Любая альтернатива ему виделась ими прежде всего угрозой хаоса и совершенно неприемлемого прихода к власти большевиков или, как минимум, увеличения популярности их идей, в том числе в британских колониях. Поэтому считалось, что «Гитлер… мог бы – при правильном обхождении с ним – даже оказаться “хорошим парнем”» [242].

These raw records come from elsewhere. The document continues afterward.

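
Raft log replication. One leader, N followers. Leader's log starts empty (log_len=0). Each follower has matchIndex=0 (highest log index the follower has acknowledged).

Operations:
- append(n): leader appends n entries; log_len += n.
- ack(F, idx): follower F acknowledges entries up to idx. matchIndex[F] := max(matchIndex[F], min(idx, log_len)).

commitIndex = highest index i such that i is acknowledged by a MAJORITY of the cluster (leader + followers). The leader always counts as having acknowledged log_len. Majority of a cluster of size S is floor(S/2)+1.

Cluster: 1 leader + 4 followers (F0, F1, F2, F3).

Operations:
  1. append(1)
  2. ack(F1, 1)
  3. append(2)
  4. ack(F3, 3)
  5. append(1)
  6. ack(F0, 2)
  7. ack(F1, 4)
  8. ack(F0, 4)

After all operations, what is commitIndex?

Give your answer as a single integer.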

Последовательное поощрение агрессии Гитлера английской элитой непосредственно было направлено прежде всего на инстинктивное сохранение «британского образа жизни», ограниченного к тому времени (в силу разложения Британской империи) «джентльменскими ценностями» праздного английского класса [281]. Личный секретарь лорда Галифакса отмечал, что «настоящими противниками перевооружения являются богачи из партии [консерваторов], опасающиеся обложения налогами. Ведь любая война, независимо от того, проиграем мы её или выиграем, погубит богатые праздные классы, которые вследствие этого выступают за мир любой ценой» [154].

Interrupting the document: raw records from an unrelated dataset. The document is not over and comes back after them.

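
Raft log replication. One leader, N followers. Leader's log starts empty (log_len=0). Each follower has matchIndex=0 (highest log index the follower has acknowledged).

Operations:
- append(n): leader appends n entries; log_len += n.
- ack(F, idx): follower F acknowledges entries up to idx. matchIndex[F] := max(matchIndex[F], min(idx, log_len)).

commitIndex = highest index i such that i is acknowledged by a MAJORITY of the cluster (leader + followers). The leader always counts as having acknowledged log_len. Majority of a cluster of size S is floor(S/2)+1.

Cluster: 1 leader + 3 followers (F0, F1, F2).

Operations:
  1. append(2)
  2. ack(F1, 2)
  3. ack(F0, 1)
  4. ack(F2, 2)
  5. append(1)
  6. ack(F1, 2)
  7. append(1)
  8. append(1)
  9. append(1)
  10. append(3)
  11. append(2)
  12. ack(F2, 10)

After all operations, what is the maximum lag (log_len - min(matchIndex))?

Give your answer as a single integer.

Answer: 10

Derivation:
Op 1: append 2 -> log_len=2
Op 2: F1 acks idx 2 -> match: F0=0 F1=2 F2=0; commitIndex=0
Op 3: F0 acks idx 1 -> match: F0=1 F1=2 F2=0; commitIndex=1
Op 4: F2 acks idx 2 -> match: F0=1 F1=2 F2=2; commitIndex=2
Op 5: append 1 -> log_len=3
Op 6: F1 acks idx 2 -> match: F0=1 F1=2 F2=2; commitIndex=2
Op 7: append 1 -> log_len=4
Op 8: append 1 -> log_len=5
Op 9: append 1 -> log_len=6
Op 10: append 3 -> log_len=9
Op 11: append 2 -> log_len=11
Op 12: F2 acks idx 10 -> match: F0=1 F1=2 F2=10; commitIndex=2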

Чемберлен вынужден был поощрять Гитлера и в конечном итоге служить ему, «чтобы сохранить империю и [британское] общество, какими они были… Это… и завело Англию в тупик, в конце которого находилась война» [216].
Таким образом, «политика умиротворения» Гитлера имела и существенную внутриполитическую подоплеку: переход от поощрения и провоцирования к противостоянию его агрессии и сдерживанию её объективно потребовало бы от Англии увеличить производство вооружения и в целом нарастить промышленное производство, что неизбежно увеличило бы не только численность, но и общественно-политическую значимость рабочего класса. Понятно, что последнее воспринималось английской элитой как значительно более серьезная угроза, чем духовно близкий ей германский фашизм [273].
Ведь в самом деле: в принципе невозможно было провести перевооружение, избежав при этом «чрезвычайного увеличения роли организованного рабочего класса в обществе… Нельзя забывать об этом, говоря о “политике умиротворения”. В результате “странная” война явилась попыткой и после объявления войны сохранить порядок, существовавший в довоенные годы» [279]. Порядок, при котором (по словам Невилла Чемберлена, обращенным к королю Георгу VI) «Германия и Англия играют роль двух столпов, на которых держится мир в Европе, и являются оплотом против коммунизма» [80].